Para atraer la presencia de ángeles de luz, la Kabbalah propone diversas prácticas y elementos. La Kedushá o santificación, que implica mantener un estado de pureza espiritual mediante la observancia de los mitzvot (mandamientos) y el estudio de la Torá, crea un ambiente propicio para la presencia angélica. Las plegarias correctas, especialmente aquellas basadas en los Salmos, como el Salmo 91, conocido por invocar la protección divina, son herramientas poderosas para atraer la intervención angélica.

La Kavaná, o intención correcta, es otro elemento crucial en la invocación angélica. La Kabbalah enseña que la intención detrás de nuestras acciones es fundamental.

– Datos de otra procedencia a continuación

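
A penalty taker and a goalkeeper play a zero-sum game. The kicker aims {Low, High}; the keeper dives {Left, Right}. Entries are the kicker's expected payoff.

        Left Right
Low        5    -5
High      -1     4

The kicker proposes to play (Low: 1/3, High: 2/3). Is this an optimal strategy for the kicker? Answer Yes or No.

Against Left this mix gives (1/3)·5 + (2/3)·(-1) = 1.
Against Right this mix gives (1/3)·(-5) + (2/3)·4 = 1.
All of the keeper's active replies (Left, Right) yield 1, and no column does worse for the kicker. The mix makes the keeper indifferent and guarantees 1, so it is optimal.

Yes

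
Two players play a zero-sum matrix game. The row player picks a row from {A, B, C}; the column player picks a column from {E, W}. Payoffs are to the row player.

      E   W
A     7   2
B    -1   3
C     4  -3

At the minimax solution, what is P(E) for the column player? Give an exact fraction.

1/9

Row minima: A → 2, B → -1, C → -3; maximin = 2.
Column maxima: E → 7, W → 3; minimax = 3.
2 ≠ 3, so there is no saddle point; optimal play is mixed.
C is strictly dominated by A, so the row player never plays it.
On the remaining 2×2 (A, B vs E, W):
Let the row player play A with probability p. Expected payoff against E: 7p + (-1)(1−p) = 8p − 1; against W: 2p + 3(1−p) = −p + 3.
Setting these equal: 8p − 1 = −p + 3 ⇒ 9p = 4 ⇒ p = 4/9, and the value is (8)·(4/9) − 1 = 23/9.
For the column player: with q = P(E), equating A's and B's payoffs gives 5q + 2 = −4q + 3 ⇒ q = 1/9.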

Antes de cualquier invocación, es esencial asegurarse de que la kavaná esté alineada con la voluntad del Creador, buscando la verdad y la justicia, más allá de los beneficios personales.

La práctica de la Tzedaká, o caridad, se considera una de las formas más poderosas de invocar la protección angélica. Dar con un corazón sincero eleva el alma y atrae a los ángeles que resguardan el bienestar del individuo y su familia, siempre en respuesta a la voluntad del Boreolam.

Elementos físicos como la Mezuzá, colocada en las puertas del hogar, y la observancia del Shabat, incluyendo el encendido de las velas, son considerados medios para asegurar la presencia de ángeles protectores. La Mezuzá, que contiene el nombre de Dios, es vista como un recordatorio constante de Su presencia y protección. De manera similar, la observancia del Shabat atrae, según la Kabbalah, la presencia de ángeles que traen bendición al hogar.

El camino de luz propuesto por la Kabbalah requiere disciplina espiritual y discernimiento constante. A través de la pureza de intención, la observancia de la Torá y la correcta invocación de las fuerzas celestiales a través del Creador, se busca asegurar que los ángeles que nos acompañan sean verdaderos mensajeros de la Luz Divina. Este enfoque no solo protege el alma, sino que también atrae la bendición y la guía divina en todos los aspectos de la vida.

En última instancia, la enseñanza kabbalística sobre los ángeles subraya que la Luz del Creador es la fuente última de toda protección. Los ángeles son vistos como un reflejo de esta Luz en nuestro mundo, instrumentos de la voluntad divina. Mantener una conexión constante con esta Luz, a través de la práctica espiritual y la invocación correcta al Creador, es el camino más seguro para navegar las complejidades del mundo espiritual y material.

Este entendimiento profundo de la relación entre el ser humano, los ángeles y el Creador ofrece un marco rico para la exploración espiritual y el crecimiento personal. Invita a una constante auto-reflexión y afinamiento de las prácticas espirituales, siempre con la conciencia de que el objetivo último es la unión con la Luz divina. En este viaje, los ángeles se presentan como guías y protectores, pero siempre subordinados a la voluntad suprema del Creador, cuya Luz es el faro que ilumina el camino de todo buscador espiritual.